Die Griechen wollen in Wahrheit nichts mehr von Streiks wissen. Denn seit im März 2010 der damalige Premier Giorgos Papandreou das erste Sparpaket im de facto bankrotten Euro-Land verkünden musste, hat es Dutzende Generalstreiks gegeben. Der Protest schaffte sich Platz auf der Straße, doch im Parlament ist er nie wirklich angekommen.
Griechenland hat heuer nach acht Jahren Schuldenkrise samt rigorosem Sparprogramm den Euro-Rettungsschirm verlassen. Den Zahlen geht es besser. Doch den Menschen geht es schlecht.

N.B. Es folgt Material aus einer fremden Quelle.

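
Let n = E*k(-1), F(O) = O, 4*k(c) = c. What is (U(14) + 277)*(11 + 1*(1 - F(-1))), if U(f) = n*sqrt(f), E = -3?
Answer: 3601 + 39*sqrt(14)/4 ≈ 3637.5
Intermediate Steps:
k(c) = c/4
n = 3/4 (n = -3*(-1)/4 = -3*(-1/4) = 3/4 ≈ 0.75000)
U(f) = 3*sqrt(f)/4
(U(14) + 277)*(11 + 1*(1 - F(-1))) = (3*sqrt(14)/4 + 277)*(11 + 1*(1 - 1*(-1))) = (277 + 3*sqrt(14)/4)*(11 + 1*(1 + 1)) = (277 + 3*sqrt(14)/4)*(11 + 1*2) = (277 + 3*sqrt(14)/4)*(11 + 2) = (277 + 3*sqrt(14)/4)*13 = 3601 + 39*sqrt(14)/4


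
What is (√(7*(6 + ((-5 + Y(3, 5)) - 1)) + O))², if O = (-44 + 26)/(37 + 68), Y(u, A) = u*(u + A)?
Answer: 5874/35 ≈ 167.83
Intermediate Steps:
Y(u, A) = u*(A + u)
O = -6/35 (O = -18/105 = -18*1/105 = -6/35 ≈ -0.17143)
(√(7*(6 + ((-5 + Y(3, 5)) - 1)) + O))² = (√(7*(6 + ((-5 + 3*(5 + 3)) - 1)) - 6/35))² = (√(7*(6 + ((-5 + 3*8) - 1)) - 6/35))² = (√(7*(6 + ((-5 + 24) - 1)) - 6/35))² = (√(7*(6 + (19 - 1)) - 6/35))² = (√(7*(6 + 18) - 6/35))² = (√(7*24 - 6/35))² = (√(168 - 6/35))² = (√(5874/35))² = (√205590/35)² = 5874/35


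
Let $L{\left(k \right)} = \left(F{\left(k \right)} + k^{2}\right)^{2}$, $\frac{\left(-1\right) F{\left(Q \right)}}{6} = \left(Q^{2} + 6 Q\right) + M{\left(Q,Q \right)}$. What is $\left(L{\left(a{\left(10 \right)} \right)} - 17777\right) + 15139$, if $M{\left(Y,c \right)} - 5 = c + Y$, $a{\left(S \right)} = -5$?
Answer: $4587$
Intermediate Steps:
$M{\left(Y,c \right)} = 5 + Y + c$ ($M{\left(Y,c \right)} = 5 + \left(c + Y\right) = 5 + \left(Y + c\right) = 5 + Y + c$)
$F{\left(Q \right)} = -30 - 48 Q - 6 Q^{2}$ ($F{\left(Q \right)} = - 6 \left(\left(Q^{2} + 6 Q\right) + \left(5 + Q + Q\right)\right) = - 6 \left(\left(Q^{2} + 6 Q\right) + \left(5 + 2 Q\right)\right) = - 6 \left(5 + Q^{2} + 8 Q\right) = -30 - 48 Q - 6 Q^{2}$)
$L{\left(k \right)} = \left(-30 - 48 k - 5 k^{2}\right)^{2}$ ($L{\left(k \right)} = \left(\left(-30 - 48 k - 6 k^{2}\right) + k^{2}\right)^{2} = \left(-30 - 48 k - 5 k^{2}\right)^{2}$)
$\left(L{\left(a{\left(10 \right)} \right)} - 17777\right) + 15139 = \left(\left(30 + 5 \left(-5\right)^{2} + 48 \left(-5\right)\right)^{2} - 17777\right) + 15139 = \left(\left(30 + 5 \cdot 25 - 240\right)^{2} - 17777\right) + 15139 = \left(\left(30 + 125 - 240\right)^{2} - 17777\right) + 15139 = \left(\left(-85\right)^{2} - 17777\right) + 15139 = \left(7225 - 17777\right) + 15139 = -10552 + 15139 = 4587$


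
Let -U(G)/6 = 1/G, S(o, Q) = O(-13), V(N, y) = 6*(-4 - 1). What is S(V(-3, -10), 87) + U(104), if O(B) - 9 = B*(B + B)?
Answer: 18041/52 ≈ 346.94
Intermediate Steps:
O(B) = 9 + 2*B**2 (O(B) = 9 + B*(B + B) = 9 + B*(2*B) = 9 + 2*B**2)
V(N, y) = -30 (V(N, y) = 6*(-5) = -30)
S(o, Q) = 347 (S(o, Q) = 9 + 2*(-13)**2 = 9 + 2*169 = 9 + 338 = 347)
U(G) = -6/G
S(V(-3, -10), 87) + U(104) = 347 - 6/104 = 347 - 6*1/104 = 347 - 3/52 = 18041/52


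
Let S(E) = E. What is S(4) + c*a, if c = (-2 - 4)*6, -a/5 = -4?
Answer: -716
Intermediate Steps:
a = 20 (a = -5*(-4) = 20)
c = -36 (c = -6*6 = -36)
S(4) + c*a = 4 - 36*20 = 4 - 720 = -716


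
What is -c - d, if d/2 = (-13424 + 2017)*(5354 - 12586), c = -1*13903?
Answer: -164976945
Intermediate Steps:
c = -13903
d = 164990848 (d = 2*((-13424 + 2017)*(5354 - 12586)) = 2*(-11407*(-7232)) = 2*82495424 = 164990848)
-c - d = -1*(-13903) - 1*164990848 = 13903 - 164990848 = -164976945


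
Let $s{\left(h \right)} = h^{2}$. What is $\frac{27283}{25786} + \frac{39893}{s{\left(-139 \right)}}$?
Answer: $\frac{11192919}{3584254} \approx 3.1228$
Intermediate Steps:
$\frac{27283}{25786} + \frac{39893}{s{\left(-139 \right)}} = \frac{27283}{25786} + \frac{39893}{\left(-139\right)^{2}} = 27283 \cdot \frac{1}{25786} + \frac{39893}{19321} = \frac{27283}{25786} + 39893 \cdot \frac{1}{19321} = \frac{27283}{25786} + \frac{287}{139} = \frac{11192919}{3584254}$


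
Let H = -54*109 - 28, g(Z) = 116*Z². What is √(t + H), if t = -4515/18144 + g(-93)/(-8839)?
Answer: I*√2441332190948970/636408 ≈ 77.639*I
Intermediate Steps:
H = -5914 (H = -5886 - 28 = -5914)
t = -868737761/7636896 (t = -4515/18144 + (116*(-93)²)/(-8839) = -4515*1/18144 + (116*8649)*(-1/8839) = -215/864 + 1003284*(-1/8839) = -215/864 - 1003284/8839 = -868737761/7636896 ≈ -113.76)
√(t + H) = √(-868737761/7636896 - 5914) = √(-46033340705/7636896) = I*√2441332190948970/636408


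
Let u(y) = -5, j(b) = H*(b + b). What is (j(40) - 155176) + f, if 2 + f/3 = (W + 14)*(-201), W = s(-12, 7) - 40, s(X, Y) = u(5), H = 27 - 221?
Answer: -152009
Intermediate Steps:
H = -194
j(b) = -388*b (j(b) = -194*(b + b) = -388*b)
s(X, Y) = -5
W = -45 (W = -5 - 40 = -45)
f = 18687 (f = -6 + 3*((-45 + 14)*(-201)) = -6 + 3*(-31*(-201)) = -6 + 3*6231 = -6 + 18693 = 18687)
(j(40) - 155176) + f = (-388*40 - 155176) + 18687 = (-15520 - 155176) + 18687 = -170696 + 18687 = -152009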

Das zeigt sich auch anhand der Demografie. 2008 kamen in Griechenland noch 140.000 Kinder zur Welt, heuer sind es nur noch 80.000. Die griechische Gesellschaft ist eine alternde Gesellschaft. Mehr als eine halbe Million junger Menschen mit guter Ausbildung oder abgeschlossenem Studium haben seit 2010 schon das Land verlassen. Und es werden immer mehr. In einem Athener Spital arbeiteten in den ersten Jahren der Krise junge Ärztinnen und Ärzte um Gotteslohn. Sie wurden zwar gebraucht, bezahlt wurden sie aber nicht, denn es gab schlicht kein Geld für sie. Über viele Jahre hatten sie keine Perspektive, denn es gab keine Jobs, und die wenigen, die es gab, waren schlecht bezahlt. Die klugen Köpfe suchten ihr Glück in einem anderen Land. Heute fehlt eine ganze Generation im Land. Die seriöse Athener Wirtschaftszeitung „Naftemporiki“ schrieb kürzlich von einer „tickenden Zeitbombe an den Fundamenten des Pensionssystems“.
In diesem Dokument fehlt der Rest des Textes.